Hyperledger Besu: an Ethereum client written in Java with advanced permissioning features. Hyperledger Besu can create a blockchain locally on your machine, connect to a testnet, create a private network, and/or connect to mainnet. If you need a specific consensus algorithm beyond PoW, Besu gives you options like IBFT out of the box. If you’re an enterprise developer who’s looking to make in-roads at your company to drive the adoption of a blockchain solution, Hyperledger Besu is a powerful resource to guide your discovery process.

Usability

When you were hacking together your application, you probably sacrificed significant time on the user experience in order to simply finish your proof of concept. Now that you’ve audited and deployed your application, you want to ensure that your dapp offers a seamless, simple, and trustworthy user experience so you can keep driving adoption. The Ethereum community has identified some battle-tested components, user flows, and language schemes that can guide your user through the unique experiences of a dapp, from sending a transaction to connecting a wallet.   

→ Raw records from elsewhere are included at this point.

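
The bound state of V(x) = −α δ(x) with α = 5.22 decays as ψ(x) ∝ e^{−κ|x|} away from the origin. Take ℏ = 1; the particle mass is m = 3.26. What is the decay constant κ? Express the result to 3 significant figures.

Integrate −(ℏ²/2m)ψ'' − αδ(x)ψ = Eψ from −ε to +ε: the ψ'' term gives ψ'(0⁺) − ψ'(0⁻) and the δ term gives −(2mα/ℏ²)ψ(0).
With ψ ∝ e^{−κ|x|} this yields −2κ = −2mα/ℏ², so κ = mα/ℏ² = 17.02.

κ = 17.0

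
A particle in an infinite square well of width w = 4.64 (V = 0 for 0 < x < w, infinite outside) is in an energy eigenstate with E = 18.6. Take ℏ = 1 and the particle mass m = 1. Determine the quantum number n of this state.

n = 9

From E_n = n²π²ℏ²/(2mw²) invert to n = √(2mw²E)/(πℏ).
n = (4.64/π) × √(2 × 1 × 18.6) = 9.008 → n = 9.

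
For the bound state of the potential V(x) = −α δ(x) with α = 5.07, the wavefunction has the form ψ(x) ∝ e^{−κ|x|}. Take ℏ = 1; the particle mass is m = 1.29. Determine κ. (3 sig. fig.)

Integrating the TISE across x = 0 gives the cusp condition ψ'(0⁺) − ψ'(0⁻) = −(2mα/ℏ²)ψ(0).
With ψ ∝ e^{−κ|x|} this yields −2κ = −2mα/ℏ², so κ = mα/ℏ² = 6.540.

κ = 6.54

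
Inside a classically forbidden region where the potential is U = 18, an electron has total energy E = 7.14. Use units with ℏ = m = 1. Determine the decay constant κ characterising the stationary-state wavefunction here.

Since E < U the TISE in this region is ψ'' = κ²ψ with κ = √(2m(U − E))/ℏ.
κ = √(2 × 1 × 10.86) = 4.660.

κ = 4.66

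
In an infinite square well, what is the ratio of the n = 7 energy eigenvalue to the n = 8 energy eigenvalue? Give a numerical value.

Since E_n ∝ n², the ratio is (7/8)² = 0.765625.

0.765625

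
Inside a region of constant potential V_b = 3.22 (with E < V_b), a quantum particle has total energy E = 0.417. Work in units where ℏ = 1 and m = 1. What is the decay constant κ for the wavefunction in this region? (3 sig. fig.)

Since E < V_b the TISE in this region is ψ'' = κ²ψ with κ = √(2m(V_b − E))/ℏ.
κ = √(2 × 1 × 2.803) = 2.368.

κ = 2.37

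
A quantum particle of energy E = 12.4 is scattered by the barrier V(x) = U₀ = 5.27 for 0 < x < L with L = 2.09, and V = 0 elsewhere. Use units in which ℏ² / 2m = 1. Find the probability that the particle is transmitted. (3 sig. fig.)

Above the barrier the interior wavenumber is k₂ = √(2m(E − U₀))/ℏ = 2.670, giving phase k₂L = 5.581.
Matching at both interfaces gives T⁻¹ = 1 + U₀² sin²(k₂L) / [4E(E − U₀)] = 1.033, hence T = 0.968.

T = 0.968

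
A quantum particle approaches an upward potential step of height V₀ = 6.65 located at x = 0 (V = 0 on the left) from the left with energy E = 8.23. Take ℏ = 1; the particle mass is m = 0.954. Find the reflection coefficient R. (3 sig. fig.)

The wavenumbers are k₁ = √(2mE)/ℏ = 3.963 on the left and k₂ = √(2m(E − V₀))/ℏ = 1.736 on the right.
Continuity of ψ and ψ′ at the step yields the reflection amplitude r = (k₁ − k₂)/(k₁ + k₂) = 0.3907; thus R = |r|² = 0.1526, T = 0.8474.

R = 0.153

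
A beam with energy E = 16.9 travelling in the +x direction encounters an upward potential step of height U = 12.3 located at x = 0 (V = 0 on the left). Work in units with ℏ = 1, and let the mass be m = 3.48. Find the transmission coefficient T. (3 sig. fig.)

T = 0.901

On each side the TISE gives plane waves with k = √(2m(E − V))/ℏ: k₁ = √(2·3.48·16.9) = 10.85, k₂ = √(2·3.48·4.6) = 5.658.
Matching ψ and ψ′ at x = 0 gives r = (k₁ − k₂)/(k₁ + k₂), so R = r² = 0.09879 and T = 1 − R = 0.9012.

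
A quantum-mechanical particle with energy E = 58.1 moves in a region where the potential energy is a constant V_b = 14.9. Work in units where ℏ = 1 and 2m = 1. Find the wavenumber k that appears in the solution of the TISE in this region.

With E > V_b the solution is oscillatory, ψ ∝ e^{±ikx} with k = √(2m(E − V_b))/ℏ.
k = √(2 × 0.5 × 43.2) = 6.573.

k = 6.57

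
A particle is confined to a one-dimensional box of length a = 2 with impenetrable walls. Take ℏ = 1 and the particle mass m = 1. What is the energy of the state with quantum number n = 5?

E = 30.8

Requiring ψ(0) = ψ(a) = 0 quantises k = nπ/a, hence E_n = ℏ²k²/2m = n²π²ℏ²/(2ma²).
E_5 = 5² × π² / (2 × 1 × 2²) = 30.84.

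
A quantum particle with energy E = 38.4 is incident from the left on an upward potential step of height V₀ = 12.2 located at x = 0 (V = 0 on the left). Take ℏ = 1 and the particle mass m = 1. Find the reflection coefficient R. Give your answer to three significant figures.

R = 0.00908

The wavenumbers are k₁ = √(2mE)/ℏ = 8.764 on the left and k₂ = √(2m(E − V₀))/ℏ = 7.239 on the right.
Continuity of ψ and ψ′ at the step yields the reflection amplitude r = (k₁ − k₂)/(k₁ + k₂) = 0.09528; thus R = |r|² = 0.009079, T = 0.9909.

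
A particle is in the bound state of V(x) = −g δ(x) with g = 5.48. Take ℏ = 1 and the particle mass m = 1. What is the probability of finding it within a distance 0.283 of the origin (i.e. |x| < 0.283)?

P = 0.955

The normalised bound state is ψ = √κ e^{−κ|x|} with κ = mg/ℏ² = 5.480.
P(|x| < d) = ∫_{−d}^{d} κ e^{−2κ|x|} dx = 1 − e^{−2κd} = 1 − e^{−3.102} = 0.9550.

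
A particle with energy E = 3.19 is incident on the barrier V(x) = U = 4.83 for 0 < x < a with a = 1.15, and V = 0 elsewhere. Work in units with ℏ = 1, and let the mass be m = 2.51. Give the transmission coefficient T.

Since E < U the interior solution is evanescent with decay constant κ = √(2m(U − E))/ℏ = 2.869.
κa = 3.300, sinh(κa) = 13.53.
The exact tunnelling result is T⁻¹ = 1 + U² sinh²(κa) / [4E(U − E)] = 205.2, so T = 0.00487.

T = 0.00487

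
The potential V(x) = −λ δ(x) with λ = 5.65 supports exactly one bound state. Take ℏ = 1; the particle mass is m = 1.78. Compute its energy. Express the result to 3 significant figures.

For x ≠ 0 the bound state is ψ ∝ e^{−κ|x|}; integrating the TISE across the delta gives the cusp condition 2κ = 2mλ/ℏ², so κ = 10.06.
Then E = −ℏ²κ²/(2m) = −mλ²/(2ℏ²) = -28.41.

E = -28.4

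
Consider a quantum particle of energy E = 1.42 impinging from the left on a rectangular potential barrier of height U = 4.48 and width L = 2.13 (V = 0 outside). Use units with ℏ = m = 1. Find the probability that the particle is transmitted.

T = 0.0000918

Since E < U the interior solution is evanescent with decay constant κ = √(2m(U − E))/ℏ = 2.474.
κL = 5.269, sinh(κL) = 97.14.
Matching ψ, ψ′ at both faces gives T = [1 + U² sinh²(κL) / (4E(U − E))]⁻¹ = 1/10900 = 0.0000918.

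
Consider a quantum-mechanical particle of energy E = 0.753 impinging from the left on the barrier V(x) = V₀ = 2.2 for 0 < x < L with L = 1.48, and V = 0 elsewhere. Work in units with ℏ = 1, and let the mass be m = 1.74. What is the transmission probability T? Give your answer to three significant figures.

T = 0.00469

E < V₀: inside the barrier ψ ∝ e^{±κx} with κ = √(2m(V₀ − E))/ℏ = 2.244.
κL = 3.321, sinh(κL) = 13.83.
Matching ψ, ψ′ at both faces gives T = [1 + V₀² sinh²(κL) / (4E(V₀ − E))]⁻¹ = 1/213.3 = 0.00469.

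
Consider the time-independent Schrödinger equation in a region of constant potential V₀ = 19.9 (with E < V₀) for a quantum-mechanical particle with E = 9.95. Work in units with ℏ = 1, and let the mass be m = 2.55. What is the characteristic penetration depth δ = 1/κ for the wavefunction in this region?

δ = 0.140

Since E < V₀ the TISE in this region is ψ'' = κ²ψ with κ = √(2m(V₀ − E))/ℏ.
κ = √(2 × 2.55 × 9.95) = 7.124. The penetration depth is δ = 1/κ = 0.140.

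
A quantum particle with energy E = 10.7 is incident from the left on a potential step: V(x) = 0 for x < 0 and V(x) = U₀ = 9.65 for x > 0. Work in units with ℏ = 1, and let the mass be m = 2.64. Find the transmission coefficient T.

T = 0.727

The wavenumbers are k₁ = √(2mE)/ℏ = 7.516 on the left and k₂ = √(2m(E − U₀))/ℏ = 2.355 on the right.
Matching ψ and ψ′ at x = 0 gives r = (k₁ − k₂)/(k₁ + k₂), so R = r² = 0.2735 and T = 1 − R = 0.7265.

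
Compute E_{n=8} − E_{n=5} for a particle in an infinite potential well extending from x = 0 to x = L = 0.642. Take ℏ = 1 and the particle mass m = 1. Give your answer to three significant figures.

ΔE = 467

E_n = n²π²ℏ²/(2mL²), so ΔE = (8² − 5²) π²ℏ²/(2mL²).
ΔE = 39 × π² / (2 × 1 × 0.642²) = 466.9.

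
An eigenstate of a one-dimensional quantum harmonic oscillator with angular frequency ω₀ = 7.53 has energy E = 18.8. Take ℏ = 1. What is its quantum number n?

n = 2

E_n = ℏω₀(n + ½) ⇒ n = E/(ℏω₀) − ½ = 18.8/7.53 − 0.5 = 1.997 → n = 2.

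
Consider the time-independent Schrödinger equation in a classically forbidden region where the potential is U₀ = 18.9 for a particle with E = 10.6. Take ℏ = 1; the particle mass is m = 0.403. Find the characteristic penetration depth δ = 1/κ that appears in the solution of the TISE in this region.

Since E < U₀ the TISE in this region is ψ'' = κ²ψ with κ = √(2m(U₀ − E))/ℏ.
κ = √(2 × 0.403 × 8.3) = 2.586. The penetration depth is δ = 1/κ = 0.387.

δ = 0.387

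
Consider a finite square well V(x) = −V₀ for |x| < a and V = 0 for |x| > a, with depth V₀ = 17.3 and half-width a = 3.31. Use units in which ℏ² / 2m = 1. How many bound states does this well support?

The dimensionless depth is z₀ = a√(2mV₀)/ℏ = 3.31 × √(17.30) = 13.77.
The even/odd transcendental equations gain one root per π/2 in z₀, giving N = 1 + ⌊2z₀/π⌋ = 1 + ⌊8.765⌋ = 9.

N = 9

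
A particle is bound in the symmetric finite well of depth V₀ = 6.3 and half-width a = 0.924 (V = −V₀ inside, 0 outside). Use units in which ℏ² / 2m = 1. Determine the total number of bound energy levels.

The dimensionless depth is z₀ = a√(2mV₀)/ℏ = 0.924 × √(6.300) = 2.319.
A new bound state (alternating even/odd) appears each time z₀ passes a multiple of π/2, so N = ⌊2z₀/π⌋ + 1 = ⌊1.476⌋ + 1 = 2.

N = 2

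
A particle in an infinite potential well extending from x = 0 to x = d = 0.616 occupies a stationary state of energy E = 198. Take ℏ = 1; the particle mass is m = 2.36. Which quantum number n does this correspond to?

For an infinite well E_n = n²π²ℏ²/(2md²), so n = (d/πℏ)√(2mE).
n = (0.616/π) × √(2 × 2.36 × 198) = 5.994 → n = 6.

n = 6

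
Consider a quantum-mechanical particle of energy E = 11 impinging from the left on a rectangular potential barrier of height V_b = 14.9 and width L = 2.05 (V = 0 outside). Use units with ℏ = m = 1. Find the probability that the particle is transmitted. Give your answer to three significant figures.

E < V_b: inside the barrier ψ ∝ e^{±κx} with κ = √(2m(V_b − E))/ℏ = 2.793.
κL = 5.725, sinh(κL) = 153.3.
The exact tunnelling result is T⁻¹ = 1 + V_b² sinh²(κL) / [4E(V_b − E)] = 30390, so T = 0.0000329.

T = 0.0000329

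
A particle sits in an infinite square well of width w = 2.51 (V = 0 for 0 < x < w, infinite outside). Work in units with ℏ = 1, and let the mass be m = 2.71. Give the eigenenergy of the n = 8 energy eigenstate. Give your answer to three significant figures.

E = 18.5

Requiring ψ(0) = ψ(w) = 0 quantises k = nπ/w, hence E_n = ℏ²k²/2m = n²π²ℏ²/(2mw²).
E_8 = 8² × π² / (2 × 2.71 × 2.51²) = 18.50.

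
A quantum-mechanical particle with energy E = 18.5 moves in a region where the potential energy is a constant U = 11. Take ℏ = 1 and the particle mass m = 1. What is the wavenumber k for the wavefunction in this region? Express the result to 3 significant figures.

k = 3.87

With E > U the solution is oscillatory, ψ ∝ e^{±ikx} with k = √(2m(E − U))/ℏ.
k = √(2 × 1 × 7.5) = 3.873.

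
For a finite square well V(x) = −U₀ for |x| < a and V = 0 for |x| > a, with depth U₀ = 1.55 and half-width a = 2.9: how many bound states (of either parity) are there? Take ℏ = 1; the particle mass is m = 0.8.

The dimensionless depth is z₀ = a√(2mU₀)/ℏ = 2.9 × √(2.480) = 4.567.
The even/odd transcendental equations gain one root per π/2 in z₀, giving N = 1 + ⌊2z₀/π⌋ = 1 + ⌊2.907⌋ = 3.

N = 3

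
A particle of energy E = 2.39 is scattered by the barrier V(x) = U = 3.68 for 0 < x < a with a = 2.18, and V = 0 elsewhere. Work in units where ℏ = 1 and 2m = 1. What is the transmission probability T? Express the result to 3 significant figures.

T = 0.0255

E < U: inside the barrier ψ ∝ e^{±κx} with κ = √(2m(U − E))/ℏ = 1.136.
κa = 2.476, sinh(κa) = 5.905.
The exact tunnelling result is T⁻¹ = 1 + U² sinh²(κa) / [4E(U − E)] = 39.29, so T = 0.0255.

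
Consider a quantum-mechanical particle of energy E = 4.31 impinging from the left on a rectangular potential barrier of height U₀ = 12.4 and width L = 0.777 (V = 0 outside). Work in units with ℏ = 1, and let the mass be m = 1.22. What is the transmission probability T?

T = 0.00363

E < U₀: inside the barrier ψ ∝ e^{±κx} with κ = √(2m(U₀ − E))/ℏ = 4.443.
κL = 3.452, sinh(κL) = 15.77.
Matching ψ, ψ′ at both faces gives T = [1 + U₀² sinh²(κL) / (4E(U₀ − E))]⁻¹ = 1/275.1 = 0.00363.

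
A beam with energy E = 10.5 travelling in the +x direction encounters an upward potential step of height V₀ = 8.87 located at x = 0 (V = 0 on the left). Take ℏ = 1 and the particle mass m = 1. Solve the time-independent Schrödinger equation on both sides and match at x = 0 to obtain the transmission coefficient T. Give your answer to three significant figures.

T = 0.811

The wavenumbers are k₁ = √(2mE)/ℏ = 4.583 on the left and k₂ = √(2m(E − V₀))/ℏ = 1.806 on the right.
Matching ψ and ψ′ at x = 0 gives r = (k₁ − k₂)/(k₁ + k₂), so R = r² = 0.1890 and T = 1 − R = 0.8110.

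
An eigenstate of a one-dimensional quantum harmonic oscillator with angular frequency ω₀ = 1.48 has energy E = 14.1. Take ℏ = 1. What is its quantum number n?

E_n = ℏω₀(n + ½) ⇒ n = E/(ℏω₀) − ½ = 14.1/1.48 − 0.5 = 9.027 → n = 9.

n = 9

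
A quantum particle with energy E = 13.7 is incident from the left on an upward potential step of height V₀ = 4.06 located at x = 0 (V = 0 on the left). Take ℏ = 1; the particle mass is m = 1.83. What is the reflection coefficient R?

The wavenumbers are k₁ = √(2mE)/ℏ = 7.081 on the left and k₂ = √(2m(E − V₀))/ℏ = 5.940 on the right.
Continuity of ψ and ψ′ at the step yields the reflection amplitude r = (k₁ − k₂)/(k₁ + k₂) = 0.08764; thus R = |r|² = 0.007681, T = 0.9923.

R = 0.00768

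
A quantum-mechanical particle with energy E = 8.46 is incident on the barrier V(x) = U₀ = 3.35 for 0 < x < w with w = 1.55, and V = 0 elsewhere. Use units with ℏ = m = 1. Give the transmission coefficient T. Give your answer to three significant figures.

E > U₀: inside the barrier k₂ = √(2m(E − U₀))/ℏ = 3.197, k₂w = 4.955.
Matching at both interfaces gives T⁻¹ = 1 + U₀² sin²(k₂w) / [4E(E − U₀)] = 1.061, hence T = 0.942.

T = 0.942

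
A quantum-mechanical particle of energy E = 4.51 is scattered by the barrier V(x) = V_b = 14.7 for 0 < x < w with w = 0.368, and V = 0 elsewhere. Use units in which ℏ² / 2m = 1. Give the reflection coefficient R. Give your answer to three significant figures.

R = 0.716

E < V_b: inside the barrier ψ ∝ e^{±κx} with κ = √(2m(V_b − E))/ℏ = 3.192.
κw = 1.175, sinh(κw) = 1.464.
The exact tunnelling result is T⁻¹ = 1 + V_b² sinh²(κw) / [4E(V_b − E)] = 3.520, so T = 0.284.
R = 1 − T = 0.716.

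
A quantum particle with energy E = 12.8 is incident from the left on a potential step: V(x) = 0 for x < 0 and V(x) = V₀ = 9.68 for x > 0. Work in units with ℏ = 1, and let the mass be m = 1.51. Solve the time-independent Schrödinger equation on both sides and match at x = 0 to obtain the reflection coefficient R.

R = 0.115

On each side the TISE gives plane waves with k = √(2m(E − V))/ℏ: k₁ = √(2·1.51·12.8) = 6.217, k₂ = √(2·1.51·3.12) = 3.070.
Matching ψ and ψ′ at x = 0 gives r = (k₁ − k₂)/(k₁ + k₂), so R = r² = 0.1149 and T = 1 − R = 0.8851.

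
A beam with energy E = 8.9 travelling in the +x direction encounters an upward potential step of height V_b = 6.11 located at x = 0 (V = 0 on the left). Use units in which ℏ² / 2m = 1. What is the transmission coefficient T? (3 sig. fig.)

T = 0.920

On each side the TISE gives plane waves with k = √(2m(E − V))/ℏ: k₁ = √(2·½·8.9) = 2.983, k₂ = √(2·½·2.79) = 1.670.
Matching ψ and ψ′ at x = 0 gives r = (k₁ − k₂)/(k₁ + k₂), so R = r² = 0.07960 and T = 1 − R = 0.9204.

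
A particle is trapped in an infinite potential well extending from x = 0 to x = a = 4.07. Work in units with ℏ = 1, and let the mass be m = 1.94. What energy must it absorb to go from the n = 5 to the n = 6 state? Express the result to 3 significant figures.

E_n = n²π²ℏ²/(2ma²), so ΔE = (6² − 5²) π²ℏ²/(2ma²).
ΔE = 11 × π² / (2 × 1.94 × 4.07²) = 1.689.

ΔE = 1.69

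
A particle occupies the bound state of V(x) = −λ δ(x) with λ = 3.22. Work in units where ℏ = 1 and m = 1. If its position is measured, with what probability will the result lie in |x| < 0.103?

P = 0.485

The normalised bound state is ψ = √κ e^{−κ|x|} with κ = mλ/ℏ² = 3.220.
P(|x| < d) = ∫_{−d}^{d} κ e^{−2κ|x|} dx = 1 − e^{−2κd} = 1 − e^{−0.6633} = 0.4849.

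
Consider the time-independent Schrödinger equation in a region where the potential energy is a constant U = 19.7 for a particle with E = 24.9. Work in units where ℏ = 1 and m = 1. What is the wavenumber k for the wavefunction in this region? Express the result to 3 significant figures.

k = 3.22

With E > U the solution is oscillatory, ψ ∝ e^{±ikx} with k = √(2m(E − U))/ℏ.
k = √(2 × 1 × 5.2) = 3.225.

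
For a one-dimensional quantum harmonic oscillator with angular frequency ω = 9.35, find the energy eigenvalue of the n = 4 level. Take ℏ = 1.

E = 42.1

Using E_n = (n + ½)ℏω: E_4 = 4.5 × 9.35 = 42.08.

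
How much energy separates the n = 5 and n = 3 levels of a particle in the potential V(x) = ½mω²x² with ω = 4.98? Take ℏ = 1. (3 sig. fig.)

ΔE = 9.96

E_n = ℏω(n + ½), so ΔE = (5 − 3) ℏω = 2 × 4.98 = 9.960.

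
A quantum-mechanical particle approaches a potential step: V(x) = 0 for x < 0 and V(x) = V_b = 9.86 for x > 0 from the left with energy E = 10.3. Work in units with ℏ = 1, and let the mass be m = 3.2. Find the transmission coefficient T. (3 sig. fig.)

T = 0.568

The wavenumbers are k₁ = √(2mE)/ℏ = 8.119 on the left and k₂ = √(2m(E − V_b))/ℏ = 1.678 on the right.
Continuity of ψ and ψ′ at the step yields the reflection amplitude r = (k₁ − k₂)/(k₁ + k₂) = 0.6574; thus R = |r|² = 0.4322, T = 0.5678.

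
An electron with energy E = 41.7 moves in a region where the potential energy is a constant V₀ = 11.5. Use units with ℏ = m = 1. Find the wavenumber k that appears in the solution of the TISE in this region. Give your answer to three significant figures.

k = 7.77

With E > V₀ the solution is oscillatory, ψ ∝ e^{±ikx} with k = √(2m(E − V₀))/ℏ.
k = √(2 × 1 × 30.2) = 7.772.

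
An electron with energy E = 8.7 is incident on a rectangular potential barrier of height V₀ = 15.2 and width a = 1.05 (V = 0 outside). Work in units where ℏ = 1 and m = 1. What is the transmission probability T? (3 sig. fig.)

T = 0.00201

E < V₀: inside the barrier ψ ∝ e^{±κx} with κ = √(2m(V₀ − E))/ℏ = 3.606.
κa = 3.786, sinh(κa) = 22.02.
The exact tunnelling result is T⁻¹ = 1 + V₀² sinh²(κa) / [4E(V₀ − E)] = 496.5, so T = 0.00201.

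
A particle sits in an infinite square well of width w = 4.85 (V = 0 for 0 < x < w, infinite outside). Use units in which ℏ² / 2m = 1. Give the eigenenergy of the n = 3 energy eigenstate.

E = 3.78

Requiring ψ(0) = ψ(w) = 0 quantises k = nπ/w, hence E_n = ℏ²k²/2m = n²π²ℏ²/(2mw²).
E_3 = 3² × π² / (2 × 0.5 × 4.85²) = 3.776.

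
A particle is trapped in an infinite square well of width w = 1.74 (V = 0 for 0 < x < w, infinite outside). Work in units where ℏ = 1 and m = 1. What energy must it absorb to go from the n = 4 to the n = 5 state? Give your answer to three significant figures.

ΔE = 14.7

E_n = n²π²ℏ²/(2mw²), so ΔE = (5² − 4²) π²ℏ²/(2mw²).
ΔE = 9 × π² / (2 × 1 × 1.74²) = 14.67.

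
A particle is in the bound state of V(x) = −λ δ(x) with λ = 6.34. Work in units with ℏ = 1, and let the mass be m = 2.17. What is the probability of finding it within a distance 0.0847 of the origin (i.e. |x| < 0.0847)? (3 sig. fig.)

P = 0.903

The normalised bound state is ψ = √κ e^{−κ|x|} with κ = mλ/ℏ² = 13.76.
P(|x| < d) = ∫_{−d}^{d} κ e^{−2κ|x|} dx = 1 − e^{−2κd} = 1 − e^{−2.331} = 0.9028.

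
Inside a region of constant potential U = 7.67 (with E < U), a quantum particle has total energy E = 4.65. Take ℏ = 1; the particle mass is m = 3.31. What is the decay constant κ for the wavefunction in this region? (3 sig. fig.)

Since E < U the TISE in this region is ψ'' = κ²ψ with κ = √(2m(U − E))/ℏ.
κ = √(2 × 3.31 × 3.02) = 4.471.

κ = 4.47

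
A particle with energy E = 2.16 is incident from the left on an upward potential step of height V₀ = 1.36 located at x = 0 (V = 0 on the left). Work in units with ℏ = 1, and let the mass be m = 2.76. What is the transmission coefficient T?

T = 0.941

The wavenumbers are k₁ = √(2mE)/ℏ = 3.453 on the left and k₂ = √(2m(E − V₀))/ℏ = 2.101 on the right.
Continuity of ψ and ψ′ at the step yields the reflection amplitude r = (k₁ − k₂)/(k₁ + k₂) = 0.2433; thus R = |r|² = 0.05921, T = 0.9408.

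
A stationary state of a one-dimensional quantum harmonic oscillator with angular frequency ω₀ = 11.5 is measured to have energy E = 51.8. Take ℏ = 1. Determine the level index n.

n = 4

Invert E_n = (n + ½)ℏω₀: n = E/ℏω₀ − ½ = 4.004, so n = 4.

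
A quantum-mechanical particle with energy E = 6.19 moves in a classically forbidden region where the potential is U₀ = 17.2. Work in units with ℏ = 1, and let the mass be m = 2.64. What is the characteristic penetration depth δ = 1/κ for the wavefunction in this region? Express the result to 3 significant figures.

δ = 0.131

Since E < U₀ the TISE in this region is ψ'' = κ²ψ with κ = √(2m(U₀ − E))/ℏ.
κ = √(2 × 2.64 × 11.01) = 7.624. The penetration depth is δ = 1/κ = 0.131.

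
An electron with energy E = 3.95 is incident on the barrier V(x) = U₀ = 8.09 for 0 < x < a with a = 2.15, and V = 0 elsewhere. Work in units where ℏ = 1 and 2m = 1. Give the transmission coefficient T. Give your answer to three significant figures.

E < U₀: inside the barrier ψ ∝ e^{±κx} with κ = √(2m(U₀ − E))/ℏ = 2.035.
κa = 4.375, sinh(κa) = 39.70.
Matching ψ, ψ′ at both faces gives T = [1 + U₀² sinh²(κa) / (4E(U₀ − E))]⁻¹ = 1/1578 = 0.000634.

T = 0.000634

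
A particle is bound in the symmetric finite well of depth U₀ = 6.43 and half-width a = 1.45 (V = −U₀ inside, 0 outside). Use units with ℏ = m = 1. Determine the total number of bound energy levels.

N = 4

Define the well-strength parameter z₀ = (a/ℏ)√(2mU₀) = 1.45 × √(2·1·6.43) = 5.200.
A new bound state (alternating even/odd) appears each time z₀ passes a multiple of π/2, so N = ⌊2z₀/π⌋ + 1 = ⌊3.310⌋ + 1 = 4.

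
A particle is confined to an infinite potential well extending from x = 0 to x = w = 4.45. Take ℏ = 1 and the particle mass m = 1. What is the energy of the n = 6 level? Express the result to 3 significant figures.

The infinite-well eigenfunctions ψ_n = √(2/w) sin(nπx/w) vanish at both walls, giving E_n = n²π²ℏ²/(2mw²).
E_6 = 6² × π² / (2 × 1 × 4.45²) = 8.971.

E = 8.97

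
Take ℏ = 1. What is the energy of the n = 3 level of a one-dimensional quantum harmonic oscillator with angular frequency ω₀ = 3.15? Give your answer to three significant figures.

The oscillator eigenvalues are E_n = ℏω₀(n + ½), so E_3 = 3.15 × 3.5 = 11.03.

E = 11.0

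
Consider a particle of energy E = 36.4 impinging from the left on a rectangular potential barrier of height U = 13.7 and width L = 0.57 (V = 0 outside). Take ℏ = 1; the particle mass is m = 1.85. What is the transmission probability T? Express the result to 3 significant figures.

Above the barrier the interior wavenumber is k₂ = √(2m(E − U))/ℏ = 9.165, giving phase k₂L = 5.224.
Matching at both interfaces gives T⁻¹ = 1 + U² sin²(k₂L) / [4E(E − U)] = 1.043, hence T = 0.959.

T = 0.959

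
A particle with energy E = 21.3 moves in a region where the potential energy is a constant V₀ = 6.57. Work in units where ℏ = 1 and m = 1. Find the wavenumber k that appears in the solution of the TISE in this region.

With E > V₀ the solution is oscillatory, ψ ∝ e^{±ikx} with k = √(2m(E − V₀))/ℏ.
k = √(2 × 1 × 14.73) = 5.428.

k = 5.43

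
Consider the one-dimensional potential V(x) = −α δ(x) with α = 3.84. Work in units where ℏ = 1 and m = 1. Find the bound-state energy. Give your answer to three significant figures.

E = -7.37

The bound state is ψ(x) = √κ e^{−κ|x|}. The derivative jump ψ'(0⁺) − ψ'(0⁻) = −(2mα/ℏ²)ψ(0) fixes κ = mα/ℏ² = 3.840.
Then E = −ℏ²κ²/(2m) = −mα²/(2ℏ²) = -7.373.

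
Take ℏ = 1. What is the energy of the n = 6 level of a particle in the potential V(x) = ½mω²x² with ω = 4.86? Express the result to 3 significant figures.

E = 31.6

Using E_n = (n + ½)ℏω: E_6 = 6.5 × 4.86 = 31.59.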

Rimble: an open source design system of React components based on user research and optimized for blockchain-based applications.

Upcoming Ethereum Hackathons in 2020

We hope you found this survival guide useful for both preparing for hackathons and for taking your projects to the next level post-hackathon. We designed this guide to be a go-to resource that you can always return to, so definitely bookmark it for your next hackathon, and share it with any fellow hackers who you think would find it helpful. 

Also, we’d love to hear from you. Did you hack something awesome together? Stuck in one of these workflows? See anything missing here? Give us a shout on Twitter at @ConsenSysAcad or email us at [email protected]

Here are some upcoming hackathons in 2020—both virtual and in the real world—so you can skill up, connect with the community, and take the next step in your journey as a blockchain developer. We’ll regularly update this list as more hackathons pop up. And remember, as Gitcoin founder Kevin Owocki has said: “Every time you build on ETH, you can build on the tools others have built.” Call it composability, shoulders of giants, or money legos. Someday, what you build might just be the legos for someone else. BUIDL on.

"The best thing about building dapps is building on the shoulders of giants. The generations of OSS maintainers who have built the software that comprises our digital infrastructure have enabled us to live, breathe, and work on the Internet of money."